Zeneide disse ter ficado presa na estrada por causa do atolamento de dois caminhões /Foto: Reprodução
Segundo Zeneide, assim como esse buraco existem outros na mesma proporção tornando o tráfego de veículos bastante perigoso e fácil de causar graves acidentes. “Essa lama se formou devido ao acúmulo de água nos buracos que estava tampados com barro, causando atolamento de veículos que trafegavam pelo local. São buracos bem profundos complicados de passar, é preciso que o motorista tenha muita cautela ao passar por esse trecho que está crítico”, completou.
Trecho da BR-364 entre Rio Branco e Sena Madureira /Foto: Assessoria DNIT
De acordo com o superintendente do Departamento Nacional de Infraestrutura de Transportes (DNIT) no Acre, Tiago Caetano, até abril do ano passado o Estado tinha um contrato para prestar manutenção nesse trecho Rio Branco – Sena Madureira, que fica próximo ao Antimary. Em fevereiro deste ano, quando começou o período chuvoso, o DNIT no Acre desenvolveu um projeto de manutenção e deu encaminhamento para a execução, mas ainda de acordo com Caetano, o estado de Rondônia segurou até onde pôde para não levar o processo a diante.

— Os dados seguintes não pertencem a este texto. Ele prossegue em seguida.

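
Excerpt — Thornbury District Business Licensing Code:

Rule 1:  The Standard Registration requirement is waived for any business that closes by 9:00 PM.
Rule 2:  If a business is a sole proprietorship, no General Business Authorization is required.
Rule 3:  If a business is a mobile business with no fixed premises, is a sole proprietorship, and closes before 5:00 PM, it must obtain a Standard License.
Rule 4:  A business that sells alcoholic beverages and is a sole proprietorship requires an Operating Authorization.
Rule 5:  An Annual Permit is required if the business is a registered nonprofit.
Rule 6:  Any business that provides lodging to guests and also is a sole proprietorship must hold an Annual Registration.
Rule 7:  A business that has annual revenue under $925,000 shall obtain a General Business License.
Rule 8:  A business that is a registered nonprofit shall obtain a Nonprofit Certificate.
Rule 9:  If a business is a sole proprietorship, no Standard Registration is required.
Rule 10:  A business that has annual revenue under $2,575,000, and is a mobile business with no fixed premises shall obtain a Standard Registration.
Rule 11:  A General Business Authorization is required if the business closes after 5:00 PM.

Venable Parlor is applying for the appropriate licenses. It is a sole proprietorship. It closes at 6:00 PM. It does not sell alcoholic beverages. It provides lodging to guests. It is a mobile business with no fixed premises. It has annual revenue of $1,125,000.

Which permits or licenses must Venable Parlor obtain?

Rule 1: closes 6:00 PM, at/before 9:00 PM → exempt from Standard Registration.
Rule 2: is a sole proprietorship → exempt from General Business Authorization.
Rule 3: is a mobile business with no fixed premises; is a sole proprietorship; closes 6:00 PM, after 5:00 PM → Standard License not required.
Rule 4: does not sell alcoholic beverages; is a sole proprietorship → Operating Authorization not required.
Rule 5: is a sole proprietorship (not: is a registered nonprofit) → Annual Permit not required.
Rule 6: provides lodging to guests; is a sole proprietorship → Annual Registration required.
Rule 7: revenue $1,125,000 ≥ $925,000 → General Business License not required.
Rule 8: is a sole proprietorship (not: is a registered nonprofit) → Nonprofit Certificate not required.
Rule 9: is a sole proprietorship → exempt from Standard Registration.
Rule 10: revenue $1,125,000 < $2,575,000; is a mobile business with no fixed premises → Standard Registration required.
Rule 11: closes 6:00 PM, after 5:00 PM → General Business Authorization required.

Annual Registration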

“Ficou mais de quatro meses o processo parado em Rondônia, eles colocando dificuldades e desculpas de que precisavam de uma declaração de recurso e não tinha como emitir. Depois de muita luta e muita briga, a gente conseguiu ir a Brasília junto com o senador Gladson Cameli e em um dia conseguimos resolver em quatro meses o que ficou parado lá. Então a licitação para realização dos serviços, que era pra ter ocorrido no meio do ano passado, a gente só foi realizar em outubro de 2016”.
DNIT esclareceu dificuldades para investir na estrada /Foto: Assessoria DNIT
Caetano ressaltou ainda que em novembro do ano passado, quando foi divulgada a empresa vencedora da licitação para a manutenção do trecho, o superintendente do DNIT em Rondônia cancelou o processo sem justificativa, o que causou todo um transtorno e prejuízo à rodovia.
“Mesmo com todos esses empecilhos, no início deste ano uma equipe nossa já esteve nesse trecho específico que está numa situação bem crítica, dando uma amenizada e fazendo um serviço emergencial, abrindo valas laterais para escorrer a água das chuvas. Além disso, espalhamos solo para poder selar onde cedeu e não causar problemas mais graves até sair o novo contrato da licitação. Sabemos que temos outros pontos problemáticos, como a estrada para o aeroporto e após a Corrente. Nós estamos em conversa junto ao Exército e o Deracre para fecharmos uma parceria rápida e fechar inicialmente pelo menos os buracos mais críticos”, finalizou.